Geometric Control of Surface Leakage Current and Noise in Lithium Drifted Silicon Radiation Detectors

Lithium drifted silicon radiation detectors exposed to normal ambient have been shown to have a surface n-type layer which extends from the "n" side over to the " p" side of the device. In this paper a continuation of the study of surface problems is presented, and a successful method for the control of leakage current and noise due to surface breakdown is shown. Noise measurements carried out on Li-drifted silicon devices show clearly the existence of two mechanisms for surface noise generation. One has the characteristics of shot noise, while the second one is much noisier than shot noise.
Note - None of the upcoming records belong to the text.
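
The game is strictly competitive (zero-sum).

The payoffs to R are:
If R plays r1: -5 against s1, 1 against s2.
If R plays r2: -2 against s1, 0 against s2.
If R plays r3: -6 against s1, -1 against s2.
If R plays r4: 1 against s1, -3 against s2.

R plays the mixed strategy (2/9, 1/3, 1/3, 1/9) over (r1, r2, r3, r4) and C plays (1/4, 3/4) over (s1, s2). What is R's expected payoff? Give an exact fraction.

Against (1/4, 3/4), each row's expected payoff is r1: -1/2; r2: -1/2; r3: -9/4; r4: -2.
Taking the (2/9, 1/3, 1/3, 1/9)-weighted average: (2/9)·(-1/2) + (1/3)·(-1/2) + (1/3)·(-9/4) + (1/9)·(-2) = -5/4.

-5/4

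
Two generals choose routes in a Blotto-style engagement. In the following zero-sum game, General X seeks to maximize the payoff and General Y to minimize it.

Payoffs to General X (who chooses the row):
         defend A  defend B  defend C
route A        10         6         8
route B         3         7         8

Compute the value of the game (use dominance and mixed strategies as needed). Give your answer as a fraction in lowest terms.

13/2

Column defend C is strictly dominated by defend B for General Y (it gives General X more in every row).
The remaining 2×2 game on (route A, route B) × (defend A, defend B) has no saddle point. Let General X play route A with probability p; indifference gives 10p + 3(1−p) = 6p + 7(1−p), so p = 1/2.
Similarly General Y's optimal q on defend A is 1/8, and the value is 10·(1/8) + (6)·(7/8) = 13/2.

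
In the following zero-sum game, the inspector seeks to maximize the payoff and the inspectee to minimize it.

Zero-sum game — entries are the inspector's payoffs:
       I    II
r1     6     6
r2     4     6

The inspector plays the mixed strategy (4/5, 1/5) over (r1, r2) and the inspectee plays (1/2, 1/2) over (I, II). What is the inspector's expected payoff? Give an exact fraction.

Against (1/2, 1/2), each row's expected payoff is r1: 6; r2: 5.
Taking the (4/5, 1/5)-weighted average: (4/5)·(6) + (1/5)·(5) = 29/5.

29/5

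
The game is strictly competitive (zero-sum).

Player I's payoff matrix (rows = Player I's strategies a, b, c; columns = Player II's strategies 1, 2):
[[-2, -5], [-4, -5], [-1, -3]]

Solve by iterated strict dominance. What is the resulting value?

-3

Column 1 is strictly dominated by 2 for Player II (-5<-2, -5<-4, -3<-1); eliminate 1.
Row a is strictly dominated by row c (-3>-5); eliminate a.
Row b is strictly dominated by row c (-3>-5); eliminate b.
Only (c, 2) remains, with payoff -3.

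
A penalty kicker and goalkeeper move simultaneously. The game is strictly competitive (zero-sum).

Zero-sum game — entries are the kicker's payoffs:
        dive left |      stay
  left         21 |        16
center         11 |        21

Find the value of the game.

53/3

Row minima are 16 and 11, so the kicker's maximin is 16; column maxima are 21 and 21, so the goalkeeper's minimax is 21. These differ, so the equilibrium is in mixed strategies.
Let the kicker play left with probability p. The goalkeeper is indifferent when 21p + 11(1−p) = 16p + 21(1−p), giving p = 2/3.
Let the goalkeeper play dive left with probability q. The kicker is indifferent when 21q + 16(1−q) = 11q + 21(1−q), giving q = 1/3.
The value is 21·(1/3) + (16)·(2/3) = 53/3.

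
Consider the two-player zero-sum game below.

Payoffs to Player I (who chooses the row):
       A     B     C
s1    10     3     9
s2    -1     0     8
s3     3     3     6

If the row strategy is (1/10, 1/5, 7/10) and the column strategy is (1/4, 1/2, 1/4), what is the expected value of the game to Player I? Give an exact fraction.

18/5

Against (1/4, 1/2, 1/4), each row's expected payoff is s1: 25/4; s2: 7/4; s3: 15/4.
Taking the (1/10, 1/5, 7/10)-weighted average: (1/10)·(25/4) + (1/5)·(7/4) + (7/10)·(15/4) = 18/5.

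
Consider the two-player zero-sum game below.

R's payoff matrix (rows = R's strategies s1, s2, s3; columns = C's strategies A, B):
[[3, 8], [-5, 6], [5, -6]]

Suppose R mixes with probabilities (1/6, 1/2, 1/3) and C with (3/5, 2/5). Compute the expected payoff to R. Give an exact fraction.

11/15

Against (3/5, 2/5), each row's expected payoff is s1: 5; s2: -3/5; s3: 3/5.
Taking the (1/6, 1/2, 1/3)-weighted average: (1/6)·(5) + (1/2)·(-3/5) + (1/3)·(3/5) = 11/15.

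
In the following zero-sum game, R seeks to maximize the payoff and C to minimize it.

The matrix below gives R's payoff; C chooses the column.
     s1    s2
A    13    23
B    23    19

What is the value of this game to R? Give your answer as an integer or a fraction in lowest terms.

141/7

Row minima are 13 and 19, so R's maximin is 19; column maxima are 23 and 23, so C's minimax is 23. These differ, so the equilibrium is in mixed strategies.
Let R play A with probability p. C is indifferent when 13p + 23(1−p) = 23p + 19(1−p), giving p = 2/7.
Let C play s1 with probability q. R is indifferent when 13q + 23(1−q) = 23q + 19(1−q), giving q = 2/7.
The value is 13·(2/7) + (23)·(5/7) = 141/7.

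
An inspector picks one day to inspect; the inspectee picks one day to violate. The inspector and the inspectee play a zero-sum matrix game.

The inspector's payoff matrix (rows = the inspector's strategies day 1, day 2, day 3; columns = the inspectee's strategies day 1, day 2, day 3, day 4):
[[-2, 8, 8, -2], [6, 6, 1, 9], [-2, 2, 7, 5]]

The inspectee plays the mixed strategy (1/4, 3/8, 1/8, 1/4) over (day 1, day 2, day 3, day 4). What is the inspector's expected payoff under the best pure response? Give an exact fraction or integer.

day 1: (-2)·(1/4) + (8)·(3/8) + (8)·(1/8) + (-2)·(1/4) = 3.
day 2: (6)·(1/4) + (6)·(3/8) + (1)·(1/8) + (9)·(1/4) = 49/8.
day 3: (-2)·(1/4) + (2)·(3/8) + (7)·(1/8) + (5)·(1/4) = 19/8.
The best pure response is day 2 with expected payoff 49/8.

49/8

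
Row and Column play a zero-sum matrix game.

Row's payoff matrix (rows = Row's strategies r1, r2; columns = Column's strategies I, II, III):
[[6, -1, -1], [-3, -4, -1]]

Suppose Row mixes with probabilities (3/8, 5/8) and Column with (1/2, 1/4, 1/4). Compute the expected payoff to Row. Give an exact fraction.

-25/32

Against (1/2, 1/4, 1/4), each row's expected payoff is r1: 5/2; r2: -11/4.
Taking the (3/8, 5/8)-weighted average: (3/8)·(5/2) + (5/8)·(-11/4) = -25/32.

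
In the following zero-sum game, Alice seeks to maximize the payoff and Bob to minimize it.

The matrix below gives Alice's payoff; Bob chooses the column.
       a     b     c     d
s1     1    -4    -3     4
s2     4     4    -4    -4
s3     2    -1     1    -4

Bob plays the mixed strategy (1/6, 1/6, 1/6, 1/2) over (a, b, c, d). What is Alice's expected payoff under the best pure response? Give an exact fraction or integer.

s1: (1)·(1/6) + (-4)·(1/6) + (-3)·(1/6) + (4)·(1/2) = 1.
s2: (4)·(1/6) + (4)·(1/6) + (-4)·(1/6) + (-4)·(1/2) = -4/3.
s3: (2)·(1/6) + (-1)·(1/6) + (1)·(1/6) + (-4)·(1/2) = -5/3.
The best pure response is s1 with expected payoff 1.

1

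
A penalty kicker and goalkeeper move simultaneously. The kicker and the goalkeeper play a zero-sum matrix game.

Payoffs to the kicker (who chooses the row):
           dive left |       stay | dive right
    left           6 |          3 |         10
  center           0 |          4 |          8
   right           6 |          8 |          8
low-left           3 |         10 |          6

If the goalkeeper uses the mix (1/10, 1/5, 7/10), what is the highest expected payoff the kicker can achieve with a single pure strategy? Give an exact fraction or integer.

left: (6)·(1/10) + (3)·(1/5) + (10)·(7/10) = 41/5.
center: (0)·(1/10) + (4)·(1/5) + (8)·(7/10) = 32/5.
right: (6)·(1/10) + (8)·(1/5) + (8)·(7/10) = 39/5.
low-left: (3)·(1/10) + (10)·(1/5) + (6)·(7/10) = 13/2.
The best pure response is left with expected payoff 41/5.

41/5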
Surface potential measurements correlated with light probe scanning give indication as to the origin of the currents which cause the two types of noise. The measurements also suggest the desirability of increasing the resistivity of the surface layer, and show that this can be attained by increasing the magnitude of the internal fields normal to such surface. One possible way of increasing the magnitude of the fields normal to the exposed junction surface consists in shaping the Si crystal so that, after the Li drifting process has been completed, regions of high fields exist within the compensated region. A comparison of cylindrical, planar, and "inverted T" types of p-i-n devices shows the superiority of the third type of device in that it is possible to apply high bias (between 150 and 200 V/mm at room temperature) before the onset of the high noise mechanism.